By editor - 28 November, 2015
Pontiff calls for “good and transparent governance, integral human development and a wide and just distribution” of Africa’s goods.
In his address to diplomats and leading figures from Ugandan society on his arrival, the Pontiff called for “good and transparent governance, integral human development and a wide and just distribution” of Africa’s goods.
With a reference to Uganda’s martyrs, the Pope said they were a reminder of “the importance that faith, moral rectitude and commitment to the common good have played and continue to play” in the life of the nation.
He also paid tribute to Uganda’s welcome to and “outstanding concern” for refugees and he underlined that how we deal with refugees “is a test of our humanity.”
The Pope said Uganda’s Catholic and Anglican martyrs were true national heroes who bore witness to the country’s motto ‘For God and My Country’.
“They remind us of the importance that faith, moral rectitude and commitment to the common good have played, and continue to play, in the cultural, economic and political life of this country. They also remind us that, despite our different beliefs and convictions, all of us are called to seek the truth, to work for justice and reconciliation, and to respect, protect and help one another as members of our one human family,” he said.
Pope Francis also explained that his visit was meant to draw attention to Africa as a whole, its promise, its hopes, its struggles and its achievements.
“The world looks to Africa as the continent of hope. Uganda has indeed been blessed by God with abundant natural resources, which you are challenged to administer as responsible stewards.”
“But above all, the nation has been blessed in its people: its strong families, its young and its elderly.”
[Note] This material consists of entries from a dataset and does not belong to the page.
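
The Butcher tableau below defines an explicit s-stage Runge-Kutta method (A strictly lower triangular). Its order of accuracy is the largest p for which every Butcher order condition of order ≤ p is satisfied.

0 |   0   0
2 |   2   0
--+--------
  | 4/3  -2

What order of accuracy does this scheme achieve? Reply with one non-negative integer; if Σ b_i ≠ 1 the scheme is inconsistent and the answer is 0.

0

b = (4/3, -2)
c = (0, 2)
Σ b_i: 4/3·1 + (-2)·1 = -2/3 ≠ 1 ⇒ order 0.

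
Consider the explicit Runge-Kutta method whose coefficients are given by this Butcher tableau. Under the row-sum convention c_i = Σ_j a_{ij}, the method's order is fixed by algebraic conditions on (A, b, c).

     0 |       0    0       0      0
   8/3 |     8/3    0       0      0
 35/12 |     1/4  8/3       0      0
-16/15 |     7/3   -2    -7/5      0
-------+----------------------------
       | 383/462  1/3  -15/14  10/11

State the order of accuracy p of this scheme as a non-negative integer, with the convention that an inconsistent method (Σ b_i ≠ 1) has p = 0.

b = (383/462, 1/3, -15/14, 10/11)
c = (0, 8/3, 35/12, -16/15)
Ac = (0, 0, 64/9, -113/12)
Σ b_i: 383/462·1 + 1/3·1 + (-15/14)·1 + 10/11·1 = 1 ✓
b·c: 1/3·8/3 + (-15/14)·35/12 + 10/11·(-16/15) = -2539/792 ≠ 1/2 ⇒ order 1.

1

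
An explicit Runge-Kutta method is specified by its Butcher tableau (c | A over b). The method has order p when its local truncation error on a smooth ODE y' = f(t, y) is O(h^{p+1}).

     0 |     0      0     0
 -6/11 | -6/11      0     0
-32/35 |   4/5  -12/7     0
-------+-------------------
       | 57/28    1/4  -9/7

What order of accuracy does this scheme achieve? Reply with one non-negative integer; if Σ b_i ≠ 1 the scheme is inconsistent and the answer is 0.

1

b = (57/28, 1/4, -9/7)
c = (0, -6/11, -32/35)
Ac = (0, 0, 72/77)
Σ b_i: 57/28·1 + 1/4·1 + (-9/7)·1 = 1 ✓
b·c: 1/4·(-6/11) + (-9/7)·(-32/35) = 5601/5390 ≠ 1/2 ⇒ order 1.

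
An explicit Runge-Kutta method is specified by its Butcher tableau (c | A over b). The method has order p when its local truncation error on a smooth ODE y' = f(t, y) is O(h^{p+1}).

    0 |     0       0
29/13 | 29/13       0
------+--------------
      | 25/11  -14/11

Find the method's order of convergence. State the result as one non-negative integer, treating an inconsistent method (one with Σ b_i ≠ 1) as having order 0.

b = (25/11, -14/11)
c = (0, 29/13)
Σ b_i: 25/11·1 + (-14/11)·1 = 1 ✓
b·c: (-14/11)·29/13 = -406/143 ≠ 1/2 ⇒ order 1.

1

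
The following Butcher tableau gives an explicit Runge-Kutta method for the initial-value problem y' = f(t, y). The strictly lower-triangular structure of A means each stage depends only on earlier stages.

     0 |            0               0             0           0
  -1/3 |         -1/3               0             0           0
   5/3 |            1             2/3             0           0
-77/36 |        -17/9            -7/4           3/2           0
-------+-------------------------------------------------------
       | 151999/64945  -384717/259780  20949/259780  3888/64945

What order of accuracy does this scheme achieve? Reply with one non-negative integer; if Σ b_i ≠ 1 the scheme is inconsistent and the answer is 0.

3

b = (151999/64945, -384717/259780, 20949/259780, 3888/64945)
c = (0, -1/3, 5/3, -77/36)
Ac = (0, 0, -2/9, 37/12)
Σ b_i: 151999/64945·1 + (-384717/259780)·1 + 20949/259780·1 + 3888/64945·1 = 1 ✓
b·c: (-384717/259780)·(-1/3) + 20949/259780·5/3 + 3888/64945·(-77/36) = 1/2 ✓
b·c²: (-384717/259780)·1/9 + 20949/259780·25/9 + 3888/64945·5929/1296 = 1/3 ✓
b·Ac: 20949/259780·(-2/9) + 3888/64945·37/12 = 1/6 ✓
b·c³: (-384717/259780)·(-1/27) + 20949/259780·125/27 + 3888/64945·(-456533/46656) = -73697/467604 ≠ 1/4 ⇒ order 3.
b·(c∘Ac): 20949/259780·(-10/27) + 3888/64945·(-2849/432) = -496453/1169010 ≠ 1/8
b·Ac²: 20949/259780·2/27 + 3888/64945·143/36 = 56995/233802 ≠ 1/12
b·A²c: 3888/64945·(-1/3) = -1296/64945 ≠ 1/24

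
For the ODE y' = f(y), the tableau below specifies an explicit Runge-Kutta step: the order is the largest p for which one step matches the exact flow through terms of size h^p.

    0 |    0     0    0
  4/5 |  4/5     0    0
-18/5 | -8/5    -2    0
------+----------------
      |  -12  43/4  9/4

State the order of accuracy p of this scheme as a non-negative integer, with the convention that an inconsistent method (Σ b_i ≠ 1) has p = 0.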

He said he looked forward on Saturday to meeting the young, for whom he would have words of encouragement and challenge.
“How important it is that they be given hope, opportunities for education and gainful employment, and above all the opportunity to share fully in the life of society,” the Pope said.
He also paid tribute to the elderly stating, “I also wish to mention the blessing which you have in the elderly. They are the living memory of every people. Their wisdom and experience should always be valued as a compass which can enable society to find the right direction in confronting the challenges of the present with integrity, wisdom and vision.”
Pope Francis on Friday also met catechists and teachers at the Munyonyo shrine situated some 40 kilometres south of the Ugandan capital, Kampala.
In his brief address to the gathering, he encouraged them to persevere in their “rewarding” but “not easy” work and be not just teachers but also “a witness” through their example.
Describing Jesus as our first and greatest teacher, the Pope added, “‘Teacher!’ What a beautiful name this is!”
He noted that St Paul tells us that Jesus gave his Church not only apostles and pastors, but also teachers, to build up the whole body in faith and love. Together with the bishops, priests and deacons who are ordained to preach the Gospel and care for the Lord’s flock, catechists play an outstanding part in bringing the Good News to every village and homestead in the country.
“I wish before all else, to thank you for the sacrifices which you and your families make, and for the zeal and devotion with which you carry out your important task. You teach what Jesus taught, you instruct adults and help parents to raise their children in the faith, and you bring the joy and hope of eternal life to all.”
He thanked them for their dedication, example, closeness to God’s people in their daily lives, and all the many ways they plant and nurture the seeds of faith throughout this vast land.
“Thank you especially for teaching our children and young people how to pray,” he said.
Acknowledging that their work, although rewarding, is not easy, he encouraged them to persevere, and ask their bishops and priests to support them with a doctrinal, spiritual and pastoral formation capable of making them ever more effective in their outreach.
“May Saint Andrew, your patron, and all the Ugandan catechist martyrs, obtain for you the grace to be wise teachers, men and women whose every word is filled with grace, convincing witnesses to the splendour of God’s truth and the joy of the Gospel! Go forth without fear to every town and village in this country, to spread the good seed of God’s word, and trust in his promise that you will come back rejoicing, with sheaves full from the harvest,” the Pope said and he concluded by with the blessing: Omukama Abawe Omukisa! (God bless you!)